Philosophy for Renewing Reason – 45

Philosophy for Renewing Reason – 44
01/06/2023
Philosophy for Renewing Reason – 46
01/08/2023

We have now passed the date in June in 1993 when the P E R Group was first muted, at a philosophical conference at UEA in Norwich.  It was desperately needed because a group of substandard theorists had taken over school systems all over the world and education had —in practice— gone out of the window. The group has been brainstorming the deep assumptions which underly genuine education for thirty years. 

It is a sad fact that the constituency the P E R group was aimed at informing has long since vanished. It was initially a considerable circle of public-spirited, thoughtful, impartial people (like the clerisy) who were fully aware how education is responsible for shaping and colouring the common life of a society.

The result has been, alas, a thorough disorientation of the society, a disillusion with social services, politics, the justice system, international relations, etc., etc.

But the P E R Group also represented a way of keeping philosophy going on a genuine but deep, specialist, meaty basis at a time when the “philosophy” being showcased and studied in academia, was becoming more and more pedantic, hair-splitting, anti-mathematic, anti-epistemologic, socially myopic and fragmented.

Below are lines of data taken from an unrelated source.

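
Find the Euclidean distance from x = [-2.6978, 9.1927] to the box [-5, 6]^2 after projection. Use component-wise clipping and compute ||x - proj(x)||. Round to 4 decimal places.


Project each component onto [-5, 6].
clip(-2.6978) = -2.6978, clip(9.1927) = 6.0
Projection = [-2.6978, 6.0]
Squared diffs: [0.0, 10.1933]
Distance = sqrt(10.1933) = 3.1927


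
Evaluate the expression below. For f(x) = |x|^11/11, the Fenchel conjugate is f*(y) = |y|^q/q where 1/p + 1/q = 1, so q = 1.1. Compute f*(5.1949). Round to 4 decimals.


The conjugate exponent q satisfies 1/p + 1/q = 1.
p = 11, so q = 11/(11 - 1) = 1.1
|y|^q = 5.1949^1.1 = 6.1254
f*(5.1949) = 6.1254 / 1.1 = 5.5686


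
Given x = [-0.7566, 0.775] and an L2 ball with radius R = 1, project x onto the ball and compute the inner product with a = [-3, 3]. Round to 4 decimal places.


Step 1: Compute ||x|| (intermediates to 6 decimals).
||x|| = sqrt((-0.7566)^2 + 0.775^2) = 1.083083
Step 2: Project.
Since ||x|| > R, scale = R/||x|| = 1/1.083083 = 0.92329, proj(x) = scale * x
proj(x) = [-0.698561, 0.71555]
Step 3: Dot product.
a^T * proj(x) = -3*(-0.698561) + 3*0.71555 = 4.2423


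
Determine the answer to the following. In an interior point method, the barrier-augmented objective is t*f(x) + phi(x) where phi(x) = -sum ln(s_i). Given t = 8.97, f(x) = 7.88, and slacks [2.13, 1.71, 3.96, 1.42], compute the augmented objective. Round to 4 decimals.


Step 1: Compute log-barrier.
ln values: [0.7561, 0.5365, 1.3762, 0.3507]
phi = -(0.7561 + 0.5365 + 1.3762 + 0.3507) = -3.0195
Step 2: Compute augmented objective.
t*f(x) = 8.97*7.88 = 70.6836
Total = 70.6836 - 3.0195 = 67.6641


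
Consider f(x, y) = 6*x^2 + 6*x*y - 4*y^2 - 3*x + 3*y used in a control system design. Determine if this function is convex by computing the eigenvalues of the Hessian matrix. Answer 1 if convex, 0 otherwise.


The Hessian of f(x,y) = 6*x^2 + 6*x*y - 4*y^2 - 3*x + 3*y is:
H = [[12, 6], [6, -8]]
Trace = 12 - 8 = 4
Determinant = 12*-8 - (6)^2 = -132
Discriminant = (4)^2 - 4*-132 = 544.0
Eigenvalues: lambda_1 = -9.6619, lambda_2 = 13.6619
The function is not convex.

0


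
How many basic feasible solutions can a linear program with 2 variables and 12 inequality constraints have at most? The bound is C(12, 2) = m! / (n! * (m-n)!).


Each vertex corresponds to some choice of n active constraints out of m, so the number of vertices is at most C(m, n) = m! / (n!(m-n)!).
m = 12, n = 2
Numerator: 12 * 11
Denominator: 2! = 2
C(12, 2) = 66


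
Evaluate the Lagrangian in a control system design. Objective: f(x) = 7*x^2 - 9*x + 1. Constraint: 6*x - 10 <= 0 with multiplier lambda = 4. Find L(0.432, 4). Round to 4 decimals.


Step 1: Evaluate f(x).
f(0.432) = 7*0.432^2 - 9*0.432 + 1 = -1.5816
Step 2: Evaluate g(x).
g(0.432) = 6*0.432 - 10 = -7.408
Step 3: Compute Lagrangian.
L = -1.5816 + 4*-7.408 = -31.2136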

So this year we are celebrating thirty years of flying the philosophy flag. Our audience is not large, but it is probably the best we can expect in a community which has been disoriented to the nth degree by an imposed  sub-standard school paradigm. This school take-over has been actively demolishing the mental vitality of the pupils rather than inspiring them to become involved in the promise of the future for forty years.

From the beginning we realised that the P E R Group had to mobilise analysis on two different fronts:

  1. We needed to “get clear about” how genuinely to engage children in exploring the world around them and in trying to understand it in the simplest possible sense of that open-ended word. Also to appreciate history, rigour, accountability, etc.
  2. We needed to “get clear about” the awful sense of intellectual inadequacy and despair which has descended on everybody since the devastating arrival of apparently insoluble problems around 1900… problems which demoralised the whole 20th century, because only fudged “solutions” were ever found. (A “relativity” theory was put out which was based on the most abjectly absolute concept of timeless reality, and a form of set theory in maths was canonised which brazenly dealt with Russell’s contradiction by declaring it officially invalid.)

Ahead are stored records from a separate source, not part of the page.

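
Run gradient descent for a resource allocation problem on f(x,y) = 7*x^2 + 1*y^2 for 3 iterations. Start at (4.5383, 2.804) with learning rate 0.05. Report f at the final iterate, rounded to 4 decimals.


Gradient descent on f(x,y) = 7*x^2 + 1*y^2.
Starting point: (4.5383, 2.804), alpha = 0.05
Step 1: grad_x = 2*7*4.5383 = 63.5362, grad_y = 2*1*2.804 = 5.608
  x_1 = 4.5383 - 0.05*63.5362 = 1.3615
  y_1 = 2.804 - 0.05*5.608 = 2.5236
Step 2: grad_x = 2*7*1.3615 = 19.0609, grad_y = 2*1*2.5236 = 5.0472
  x_2 = 1.3615 - 0.05*19.0609 = 0.4084
  y_2 = 2.5236 - 0.05*5.0472 = 2.2712
Step 3: grad_x = 2*7*0.4084 = 5.7183, grad_y = 2*1*2.2712 = 4.5425
  x_3 = 0.4084 - 0.05*5.7183 = 0.1225
  y_3 = 2.2712 - 0.05*4.5425 = 2.0441
f(0.1225, 2.0441) = 7*0.1225^2 + 1*2.0441^2 = 4.2835


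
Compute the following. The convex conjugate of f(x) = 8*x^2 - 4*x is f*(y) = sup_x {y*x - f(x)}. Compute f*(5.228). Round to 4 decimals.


f*(y) = sup_x {y*x - a*x^2 - b*x} = sup_x {(y-b)*x - a*x^2}
FOC: (y - b) - 2a*x = 0 => x* = (y - b)/(2a)
x* = (5.228 + 4)/(2*8) = 0.5768
f*(5.228) = (y-b)^2/(4a) = (5.228 + 4)^2/(4*8)
= 85.156/32 = 2.6611


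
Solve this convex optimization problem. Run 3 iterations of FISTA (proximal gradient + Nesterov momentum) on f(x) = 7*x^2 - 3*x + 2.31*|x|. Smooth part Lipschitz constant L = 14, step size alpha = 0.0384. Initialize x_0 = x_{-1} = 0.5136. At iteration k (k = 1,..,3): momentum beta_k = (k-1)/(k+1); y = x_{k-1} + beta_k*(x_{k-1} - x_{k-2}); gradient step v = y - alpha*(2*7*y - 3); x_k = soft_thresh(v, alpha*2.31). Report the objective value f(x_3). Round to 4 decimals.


FISTA on f(x) = 7*x^2 - 3*x + 2.31*|x|
L = 14, alpha = 0.0384
Iteration 1: beta = 0.0, y = 0.5136 + 0.0*(0.5136 - 0.5136) = 0.5136
  grad(y) = 4.1904, v = y - alpha*grad = 0.3527
  prox(v) = soft_thresh(0.3527, 0.0887) = 0.264
Iteration 2: beta = 0.3333, y = 0.264 + 0.3333*(0.264 - 0.5136) = 0.1808
  grad(y) = -0.4691, v = y - alpha*grad = 0.1988
  prox(v) = soft_thresh(0.1988, 0.0887) = 0.1101
Iteration 3: beta = 0.5, y = 0.1101 + 0.5*(0.1101 - 0.264) = 0.0331
  grad(y) = -2.536, v = y - alpha*grad = 0.1305
  prox(v) = soft_thresh(0.1305, 0.0887) = 0.0418
f(x_3) = 7*0.0418^2 - 3*0.0418 + 2.31*|0.0418| = -0.0166


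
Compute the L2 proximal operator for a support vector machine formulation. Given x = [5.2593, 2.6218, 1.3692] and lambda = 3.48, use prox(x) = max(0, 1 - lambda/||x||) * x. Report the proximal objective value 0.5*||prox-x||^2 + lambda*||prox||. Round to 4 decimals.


Step 1: Compute ||x||.
||x|| = 6.034
Step 2: Compute scaling factor.
scale = max(0, 1 - 3.48/6.034) = 0.4233
Step 3: prox(x) = [2.2261, 1.1097, 0.5795]
||prox(x)|| = 2.554
Step 4: Proximal objective.
0.5*||prox-x||^2 = 6.0552
lambda*||prox|| = 8.8879
Total = 14.943


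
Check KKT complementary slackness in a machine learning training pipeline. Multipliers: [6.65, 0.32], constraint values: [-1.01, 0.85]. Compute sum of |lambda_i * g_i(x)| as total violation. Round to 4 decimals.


KKT complementary slackness check:
lambda_1 * g_1 = 6.65 * -1.01 = -6.7165
lambda_2 * g_2 = 0.32 * 0.85 = 0.272
Total violation = 6.7165 + 0.272 = 6.9885


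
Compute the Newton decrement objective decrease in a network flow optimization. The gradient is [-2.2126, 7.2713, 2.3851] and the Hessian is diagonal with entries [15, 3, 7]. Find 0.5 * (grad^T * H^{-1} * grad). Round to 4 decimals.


Step 1: H is diagonal, so H^(-1) * g = [-0.1475, 2.4238, 0.3407].
Step 2: g^T H^(-1) g = sum_i g_i^2 / H_ii
  = (-2.2126)^2/15 + (7.2713)^2/3 + (2.3851)^2/7
  = 0.3264 + 17.6239 + 0.8127 = 18.763
Step 3: Objective decrease = 0.5 * g^T H^(-1) g = 9.3815


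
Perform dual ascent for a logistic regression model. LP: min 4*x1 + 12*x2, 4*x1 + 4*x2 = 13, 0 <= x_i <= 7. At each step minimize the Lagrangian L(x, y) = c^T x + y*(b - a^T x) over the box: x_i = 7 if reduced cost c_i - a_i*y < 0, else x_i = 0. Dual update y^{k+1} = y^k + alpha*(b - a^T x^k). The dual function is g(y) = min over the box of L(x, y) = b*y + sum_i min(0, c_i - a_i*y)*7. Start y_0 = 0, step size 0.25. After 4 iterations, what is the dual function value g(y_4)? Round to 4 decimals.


Dual ascent for LP: min 4*x1 + 12*x2, 4*x1 + 4*x2 = 13, 0 <= x_i <= 7
Step 1: y^k = 0.0, reduced costs: (4.0, 12.0)
  x^k = (0.0, 0.0), subgradient = b - a^T x = 13.0
  y^{k+1} = 0.0 + 0.25*13.0 = 3.25
Step 2: y^k = 3.25, reduced costs: (-9.0, -1.0)
  x^k = (7.0, 7.0), subgradient = b - a^T x = -43.0
  y^{k+1} = 3.25 + 0.25*-43.0 = -7.5
Step 3: y^k = -7.5, reduced costs: (34.0, 42.0)
  x^k = (0.0, 0.0), subgradient = b - a^T x = 13.0
  y^{k+1} = -7.5 + 0.25*13.0 = -4.25
Step 4: y^k = -4.25, reduced costs: (21.0, 29.0)
  x^k = (0.0, 0.0), subgradient = b - a^T x = 13.0
  y^{k+1} = -4.25 + 0.25*13.0 = -1.0
Dual objective at y_4 = -1.0: reduced costs (8.0, 16.0), box minimizer x = (0.0, 0.0)
g(y_4) = b*y + (c1 - a1*y)*x1 + (c2 - a2*y)*x2 = 13*(-1.0) + 8.0*0.0 + 16.0*0.0 = -13.0 + 0.0 + 0.0 = -13.0


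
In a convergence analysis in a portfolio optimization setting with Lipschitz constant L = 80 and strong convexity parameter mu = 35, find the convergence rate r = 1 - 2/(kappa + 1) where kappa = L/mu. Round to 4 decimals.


Step 1: Compute the condition number.
kappa = L/mu = 80/35 = 2.2857
Step 2: Compute the convergence rate.
r = 1 - 2/(kappa + 1) = 1 - 2*mu/(L + mu) = (L - mu)/(L + mu) = 45/115 = 0.3913


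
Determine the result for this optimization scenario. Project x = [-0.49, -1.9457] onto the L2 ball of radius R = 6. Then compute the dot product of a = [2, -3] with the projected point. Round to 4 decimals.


Step 1: Compute ||x|| (intermediates to 6 decimals).
||x|| = sqrt((-0.49)^2 + (-1.9457)^2) = 2.006452
Step 2: Project.
Since ||x|| <= R, proj = x (no scaling needed).
proj(x) = [-0.49, -1.9457]
Step 3: Dot product.
a^T * proj(x) = 2*(-0.49) - 3*(-1.9457) = 4.8571


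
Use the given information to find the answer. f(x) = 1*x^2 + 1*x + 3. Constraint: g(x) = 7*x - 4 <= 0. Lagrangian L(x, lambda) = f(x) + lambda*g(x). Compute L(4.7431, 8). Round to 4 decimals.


Step 1: Evaluate f(x).
f(4.7431) = 1*4.7431^2 + 1*4.7431 + 3 = 30.2401
Step 2: Evaluate g(x).
g(4.7431) = 7*4.7431 - 4 = 29.2017
Step 3: Compute Lagrangian.
L = 30.2401 + 8*29.2017 = 263.8537


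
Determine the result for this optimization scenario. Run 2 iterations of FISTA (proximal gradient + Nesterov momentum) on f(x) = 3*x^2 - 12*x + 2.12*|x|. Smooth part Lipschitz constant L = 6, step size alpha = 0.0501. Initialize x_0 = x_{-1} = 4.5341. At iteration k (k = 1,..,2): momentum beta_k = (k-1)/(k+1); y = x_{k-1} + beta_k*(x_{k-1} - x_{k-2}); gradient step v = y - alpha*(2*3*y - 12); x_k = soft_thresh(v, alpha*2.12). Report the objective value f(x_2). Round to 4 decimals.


FISTA on f(x) = 3*x^2 - 12*x + 2.12*|x|
L = 6, alpha = 0.0501
Iteration 1: beta = 0.0, y = 4.5341 + 0.0*(4.5341 - 4.5341) = 4.5341
  grad(y) = 15.2046, v = y - alpha*grad = 3.7723
  prox(v) = soft_thresh(3.7723, 0.1062) = 3.6661
Iteration 2: beta = 0.3333, y = 3.6661 + 0.3333*(3.6661 - 4.5341) = 3.3768
  grad(y) = 8.2609, v = y - alpha*grad = 2.9629
  prox(v) = soft_thresh(2.9629, 0.1062) = 2.8567
f(x_2) = 3*2.8567^2 - 12*2.8567 + 2.12*|2.8567| = -3.7417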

So has the P E R Group made any progress?

Yes.  We have developed a way to understand the relativity of light which does not resort to unacceptable fudging.  It involves, though, a culture shock of about 10 on the Richter Scale — an awareness that there is, wholly unexpectedly, an alternative way of scientifically modelling the physical universe… anti-mathematics. 

Anti-mathematics is not a discourse which attacks mathematics —indeed it relies heavily on mathematics as its main meta-language— but it is a complementary 100%abstract, 100% rational, 100% lucid logos which explores the logic of transient  (rather than timeless) reality. (Today is in its infancy, about 20,000 years behind mathematics.)

At this time, when the world is getting increasingly angry, fragmented, fragile and jittery… and Silicon Valley is hallucinating absurdly over its latest questionably-intelligent bots… anti-mathematics is our best light at the end of the tunnel.

How so?

Well, we have entered a third phase of history when the leaders and shakers of human societies are putting too much emphasis on mathematics.  The first was the Roman Empire.  It had an envious degree of total self-confidence, because it had a superb Bible to guide its projects —Euclid’s Elements.  This was delightfully lucid, it contained elegant, amazing proofs and it valorized mathematics into the super-language on which public life depended.  Using it, the Romans were able to build straight roads, efficient aqueducts, impressive stadia and unstoppable armies.  But… it was also a savage, brutal society for the masses, who were treated as dogs.  There was no health service. If you fell ill, as Mary Beard said memorably sitting in the ruins of Pompei, you were on your own, cast into hopelessness.

After the wonderful insights of Descartes, Newton and Leibnitz in the 17th century (into the nature of kinetics and gravity),  a second maths-mad society emerged in the 18th century… one in which the aristocracy celebrated with elegance and affluence, while oppressing the masses in Satanic Mills, Famines and condoning brutality on a vast scale in the Slave Trade —a by-product of the demand by the newly rich for sugar, coffee, cotton, tobacco, etc.

Today we find ourselves in a third maths-dominant age, though one which, ironically, has demoted its previously much feted mathematic superstars to the doghouse.  It comes with emergent aggressive totalitarian regimes, a tsunami of fraud, architectural regimentation, identity-mania, oppression for the under-class, and poverty of the most wretched kind in the under-developed world. 

We need anti-mathematics to take the sting out of dominance-by-mathematics. In principle anti-mathematics can us to be more aware of the sovereignty of each individual. It can lead towards a return to proper personal accountability, responsible culture, civic-mindedness and universal respect for the commongood.